The matter-of-fact tone gave the listener a pang. His big hand closed over the one he had been caressing. "You're in a prohibition state now," he remarked.

"Yes, I remember. I've heard father speak of it. I was just thinking of a verse he used to say:--

"'Johnny and Jane, Maiden and swain, Never had tasted a drop of champagne; Reason is plain, They lived in Maine, Where all the folks are obliged to drink rain.'"

"H'm. I wish they were," commented the other, regarding the black-clothed figure beside him. A thin veil was pinned to her hat in such a way as to cover the shortness of the soft curls. Her figure was erect, her coloring exquisite, her eyes innocent. She seemed to him like a jewel which had been set in base metal, carelessly guarded, and was now in danger of sinking into the mud of the highway. Laura's little girl!

He patted her hand again.

"Here we are," he said, as the train slackened and stood still. He took his own limp bag and Sylvia's plump, rubbed old one, and they moved down the aisle and out upon the platform.
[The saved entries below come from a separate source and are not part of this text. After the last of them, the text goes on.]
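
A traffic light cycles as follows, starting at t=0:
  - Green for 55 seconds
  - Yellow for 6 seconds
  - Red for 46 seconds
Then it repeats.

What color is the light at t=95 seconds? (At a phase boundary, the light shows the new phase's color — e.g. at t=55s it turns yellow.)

Cycle length = 55 + 6 + 46 = 107s
t = 95, phase_t = 95 mod 107 = 95
95 >= 61 → RED

Answer: red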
"There's Lem." Jacob Johnson moved across the platform, and Sylvia followed him to where stood a two-seated wagon with a pair of strong horses. The driver leaned one arm on his leg as he looked pa.s.sively at Sylvia. He wore a sweater and a felt hat, and had on blue overalls the color of his eyes. He was older than his employer, and a fringe of white whiskers surrounded his red, weather-beaten face.

"Howdy, Thinkright," he said, nodding as the couple approached.

"How are you, Cap'n Lem? This is my little cousin, Miss Lacey."

"Glad to see ye, Miss Lacey. Ye've got hahnsome weather," observed the old man. "Mawdrate, too, to what it has ben. Apple-trees hev all bust out."

"Yes, you must have had a fresh trip in this morning," responded Thinkright, as he saw to having Sylvia's trunk and the bags put on the wagon. At last he climbed in beside his guest. A slap of the reins set the heavy horses trotting deliberately.